Cellares, the first Integrated Development and Manufacturing Organization (IDMO), and TScan Therapeutics, Inc. (NASDAQ:TCRX), a clinical-stage biotechnology company focused on the development of T cell receptor (TCR)-engineered T cell (TCR-T) therapies for the treatment of patients with cancer, today announced an agreement to evaluate automated clinical manufacturing of TSC-101, TScan's lead TCR-T therapy candidate for patients with acute myeloid leukemia (AML) and myelodysplastic syndromes (MDS), through a comprehensive technical and operational assessment of Cellares' automated manufacturing and testing platforms.
TSC-101 is designed to treat residual disease and prevent relapse in patients with AML and MDS undergoing allogeneic hematopoietic cell transplantation (allo-HCT). The therapy candidate uses a gene modification approach to engineer T cells from a healthy donor into a patient-specific cell therapy product. As TScan advances TSC-101 towards a pivotal trial, which is expected to begin in the second quarter of 2026, the Company is evaluating Cellares' automated manufacturing platform as a scalable and economical path to future commercial demand.
Under the agreement, Cellares will automate the TSC-101 manufacturing and testing processes on the Cell Shuttle, its end-to-end manufacturing platform, and the Cell Q, its automated quality control and release testing system. These closed-system, fully automated workflows are designed to reduce process variability, minimize labor intensity, and enable consistent execution across runs and geographies, delivering the manufacturing economics and reliability that large-scale commercial production requires.
"As we prepare for the initiation of our pivotal study of TSC-101 this quarter, we are increasing our efforts for commercial readiness. Establishing a scalable and cost-efficient manufacturing strategy is a critical component.

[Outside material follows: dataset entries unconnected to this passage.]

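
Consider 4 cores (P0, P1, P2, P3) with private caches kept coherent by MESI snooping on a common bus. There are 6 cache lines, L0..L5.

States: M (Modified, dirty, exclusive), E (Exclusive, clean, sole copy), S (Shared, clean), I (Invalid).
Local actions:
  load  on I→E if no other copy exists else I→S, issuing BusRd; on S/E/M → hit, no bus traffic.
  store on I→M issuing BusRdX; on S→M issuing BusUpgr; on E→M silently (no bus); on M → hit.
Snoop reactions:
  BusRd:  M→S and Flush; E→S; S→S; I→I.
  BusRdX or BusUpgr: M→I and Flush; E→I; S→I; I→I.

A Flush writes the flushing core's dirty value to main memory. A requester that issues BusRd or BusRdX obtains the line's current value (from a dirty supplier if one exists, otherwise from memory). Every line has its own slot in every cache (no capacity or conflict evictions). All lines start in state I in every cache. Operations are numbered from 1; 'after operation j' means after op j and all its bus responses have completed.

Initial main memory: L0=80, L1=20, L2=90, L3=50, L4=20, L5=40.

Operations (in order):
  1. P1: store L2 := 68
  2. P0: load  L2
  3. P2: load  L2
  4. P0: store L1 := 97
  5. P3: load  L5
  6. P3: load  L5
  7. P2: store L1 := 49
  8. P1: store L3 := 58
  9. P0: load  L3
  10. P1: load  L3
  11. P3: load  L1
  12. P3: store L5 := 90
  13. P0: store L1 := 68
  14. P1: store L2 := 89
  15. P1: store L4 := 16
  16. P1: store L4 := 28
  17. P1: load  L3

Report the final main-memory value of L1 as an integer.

  op1 P1: store L2 := 68 → I/M/I/I on L2; bus BusRdX; mem=90
  op2 P0: load  L2 → S/S/I/I on L2; bus BusRd Flush; mem=68
  op3 P2: load  L2 → S/S/S/I on L2; bus BusRd; mem=68
  op4 P0: store L1 := 97 → M/I/I/I on L1; bus BusRdX; mem=20
  op5 P3: load  L5 → I/I/I/E on L5; bus BusRd; mem=40
  op6 P3: load  L5 → I/I/I/E on L5; bus (none); mem=40
  op7 P2: store L1 := 49 → I/I/M/I on L1; bus BusRdX Flush; mem=97
  op8 P1: store L3 := 58 → I/M/I/I on L3; bus BusRdX; mem=50
  op9 P0: load  L3 → S/S/I/I on L3; bus BusRd Flush; mem=58
  op10 P1: load  L3 → S/S/I/I on L3; bus (none); mem=58
  op11 P3: load  L1 → I/I/S/S on L1; bus BusRd Flush; mem=49
  op12 P3: store L5 := 90 → I/I/I/M on L5; bus (none); mem=40
  op13 P0: store L1 := 68 → M/I/I/I on L1; bus BusRdX; mem=49
  op14 P1: store L2 := 89 → I/M/I/I on L2; bus BusUpgr; mem=68
  op15 P1: store L4 := 16 → I/M/I/I on L4; bus BusRdX; mem=20
  op16 P1: store L4 := 28 → I/M/I/I on L4; bus (none); mem=20
  op17 P1: load  L3 → S/S/I/I on L3; bus (none); mem=58

memory[L1] = 49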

Cellares' fully automated Cell Shuttle platform represents a promising approach to automating and scaling cell therapy production, with the potential to reduce manual processes and eliminate capacity constraints," said Ray Lockard, M.B.A., Chief Manufacturing and Quality Officer of TScan Therapeutics. "Through this evaluation, we aim to determine how this technology could strengthen our long-term manufacturing network and support broader patient access, supporting our goal of delivering transformative therapies to patients as efficiently and reliably as possible."
"Patients with AML or MDS who remain at risk of relapse following transplant represent exactly the kind of underserved population that automated manufacturing was designed to reach," said Fabian Gerlinghaus, Co-founder and Chief Executive Officer of Cellares. "Bringing automation to a late-stage program like TSC-101, with its healthy donor-derived but patient-specific manufacturing model, is the kind of challenge the Cell Shuttle and Cell Q were built for, and we believe it represents the manufacturing economics any developer will need to reach a population of this scale."
The agreement adds TCR-engineered T cell therapies to Cellares' growing portfolio of automated cell therapy modalities, which includes CAR-T cell therapies, hematopoietic stem cell programs, and autologous progenitor T cell therapies.